Worldwide spending on CRM is expected to reach $76.3B by 2005.
The common denominator between traditional loyalty programs and CRM is customer data. Successful CRM installations generate far richer data than loyalty programs could ever provide on their own because CRM systems are not limited to loyalty program members alone and CRM data is collected at every touch point.
That being said, richness of data and customer insight from CRM does not negate the positive impact of reward programs. Customers need incentives to move from lower to higher levels of activity.
Key Statistics:
- Wyndam’s ByRequest Program – Doubled its number of repeat guests in the first 18 months and member stays were 25% longer. Program customizes rooms based on guest preference data.
- Continental Airlines “Worst to First” Campaign – 8% Return in terms of future revenue by sending a goodwill letter to delayed customers, representing millions of dollars.
- JetBlue’s TrueBlue – issues free trip awards with 12 month expiration dates to target most loyal customers.
- Travelocity – sends 500,000 automated communications per month and has claimed to have added $2M in incremental revenues as a result of email and newsletter efforts.
- Harrah’s Total Rewards – monitors all casino floor activity and can identify a member at a slot machine to deliver real-time special offers in lieu of cash, protecting the bottom line and enhancing customer satisfaction. Benefits include 30-69% revenue growth depending on customer segment, 20-25% increase in successful contacts, 40-150% ROI in first year depending on property, overall growth in the number of VIP customers, 60% after tax annual rate of return, generates an extra $1.60 for each $1 invested.

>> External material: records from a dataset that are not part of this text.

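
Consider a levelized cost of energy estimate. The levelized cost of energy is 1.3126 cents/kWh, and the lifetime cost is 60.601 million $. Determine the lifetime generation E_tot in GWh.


E_tot = C_tot / LCOE * 100
E_tot = 60.601 / 1.3126 * 100
E_tot = 4616.9 GWh


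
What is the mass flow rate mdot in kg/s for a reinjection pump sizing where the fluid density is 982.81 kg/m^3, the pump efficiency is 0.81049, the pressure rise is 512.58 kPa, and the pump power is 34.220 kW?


mdot = P_pump * rho * eta / dP
mdot = 34.220 * 982.81 * 0.81049 / 512.58
mdot = 53.178 kg/s


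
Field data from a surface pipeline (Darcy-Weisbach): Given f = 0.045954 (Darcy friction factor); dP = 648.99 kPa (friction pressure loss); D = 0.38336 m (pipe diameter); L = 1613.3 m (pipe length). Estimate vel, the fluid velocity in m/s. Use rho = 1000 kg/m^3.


vel = sqrt(dP*1000*2*D / (f*L*rho))
vel = sqrt(648.99*1000*2*0.38336 / (0.045954*1613.3*1000))
vel = 2.5907 m/s


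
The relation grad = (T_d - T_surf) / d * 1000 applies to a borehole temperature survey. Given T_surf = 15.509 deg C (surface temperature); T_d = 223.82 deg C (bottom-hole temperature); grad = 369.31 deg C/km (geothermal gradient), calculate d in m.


d = (T_d - T_surf) / grad * 1000
d = (223.82 - 15.509) / 369.31 * 1000
d = 564.05 m


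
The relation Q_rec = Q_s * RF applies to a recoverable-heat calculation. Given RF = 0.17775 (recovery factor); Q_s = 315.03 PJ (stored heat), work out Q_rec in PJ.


Q_rec = Q_s * RF
Q_rec = 315.03 * 0.17775
Q_rec = 55.997 PJ


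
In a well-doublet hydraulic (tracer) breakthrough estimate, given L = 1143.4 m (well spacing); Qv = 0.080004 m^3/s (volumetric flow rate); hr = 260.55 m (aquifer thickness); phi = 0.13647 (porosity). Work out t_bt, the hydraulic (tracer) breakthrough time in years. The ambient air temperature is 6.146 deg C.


t_bt = pi * hr * phi * L^2 / (3 * Qv) / (365.25*86400)
t_bt = pi * 260.55 * 0.13647 * 1143.4^2 / (3 * 0.080004) / (365.25*86400)
t_bt = 19.281 years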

- Hilton’s OnQ Technology at a cost of $50M – 10-35% of guests are using convenient self-service kiosks and web-based check-in services. Kiosks have check-in/check-out capabilities including disbursement of room keys, printing of folio, personalized messaging, and coupons. Among VIP customers, spending grew from 40 to 61% over the last two years. Un-valuable customers are also weeded out. Training time reduced by 80% and management and recording of group billing significantly reduced.